Isolation Forest isolates anomalies by randomly partitioning the feature space; anomalies are easier to isolate and thus have shorter average path lengths in the trees.

IsolationForest with scikit-learn
from sklearn.ensemble import IsolationForest

iso = IsolationForest(
    n_estimators=200,
    contamination=0.02,
    random_state=42
)
iso.fit(X_train)

scores = iso.decision_function(X_test)
labels = iso.predict(X_test)  # -1 = anomaly, 1 = normal

One-Class SVM

One‑Class SVM learns a decision boundary around the "normal" class and flags points that lie outside this region as anomalies.
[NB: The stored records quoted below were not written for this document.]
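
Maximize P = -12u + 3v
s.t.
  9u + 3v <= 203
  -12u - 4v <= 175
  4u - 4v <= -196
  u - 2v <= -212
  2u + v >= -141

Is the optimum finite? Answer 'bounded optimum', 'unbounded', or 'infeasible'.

unbounded

From the feasible point (-230/21, 2111/21), moving in the direction (-3, 9) keeps every constraint satisfied while P increases without bound.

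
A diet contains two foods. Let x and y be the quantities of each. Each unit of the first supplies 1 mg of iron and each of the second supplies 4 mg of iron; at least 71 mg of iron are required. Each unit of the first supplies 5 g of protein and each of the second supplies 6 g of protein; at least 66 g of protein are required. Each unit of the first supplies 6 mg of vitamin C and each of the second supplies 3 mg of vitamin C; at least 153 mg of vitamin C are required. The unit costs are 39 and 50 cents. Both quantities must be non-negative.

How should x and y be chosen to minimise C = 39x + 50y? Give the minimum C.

x = 19, y = 13, minimum C = 1391

Corner points and C = 39x + 50y:
  (0, 51) → C = 2550
  (71, 0) → C = 2769
  (19, 13) → C = 1391
The feasible region is unbounded (it extends along (0, 1), (1, 0)), but C strictly increases along every unbounded feasible direction, so there is no improving ray and the minimum is attained at a vertex.

At the optimal vertex, x + 4y = 71 and 6x + 3y = 153.
Solving simultaneously gives x = 19, y = 13.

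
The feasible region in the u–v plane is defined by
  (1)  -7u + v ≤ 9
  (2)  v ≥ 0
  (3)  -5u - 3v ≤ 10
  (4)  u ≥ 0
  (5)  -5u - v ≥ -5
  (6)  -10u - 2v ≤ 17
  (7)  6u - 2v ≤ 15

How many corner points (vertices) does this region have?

Of the 20 pairwise boundary intersections, those satisfying every inequality are:
  (0, 0)
  (1, 0)
  (0, 5)

3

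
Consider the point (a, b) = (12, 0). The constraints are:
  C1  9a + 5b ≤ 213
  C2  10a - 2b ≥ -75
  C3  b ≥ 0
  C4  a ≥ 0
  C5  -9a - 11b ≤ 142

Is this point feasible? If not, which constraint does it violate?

feasible

C1: 108 ≤ 213 ✓
C2: 120 ≥ -75 ✓
C3: 0 ≥ 0 ✓
C4: 12 ≥ 0 ✓
C5: -108 ≤ 142 ✓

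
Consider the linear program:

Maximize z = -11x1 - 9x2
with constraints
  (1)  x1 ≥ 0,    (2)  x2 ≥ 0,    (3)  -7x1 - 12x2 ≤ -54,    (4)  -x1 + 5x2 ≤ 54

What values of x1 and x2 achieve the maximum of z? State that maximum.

Corner points and z = -11x1 - 9x2:
  (0, 9/2) → z = -81/2
  (0, 54/5) → z = -486/5
  (54/7, 0) → z = -594/7
The feasible region is unbounded (it extends along (5, 1), (1, 0)), but z strictly decreases along every unbounded feasible direction, so there is no improving ray and the maximum is attained at a vertex.

x1 = 0, x2 = 9/2, maximum z = -81/2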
from sklearn.svm import OneClassSVM

ocsvm = OneClassSVM(kernel="rbf", gamma="scale", nu=0.05)
ocsvm.fit(X_train_normal)

pred = ocsvm.predict(X_test)  # -1 anomaly, 1 normal

Evaluating Anomaly Detectors

Evaluation is tricky because anomalies are rare and labels may be incomplete.

  • Use precision‑recall curves instead of accuracy for highly imbalanced data.
  • Work closely with domain experts to validate flagged anomalies.
  • Consider cost‑sensitive metrics (false negatives are often more expensive than false positives).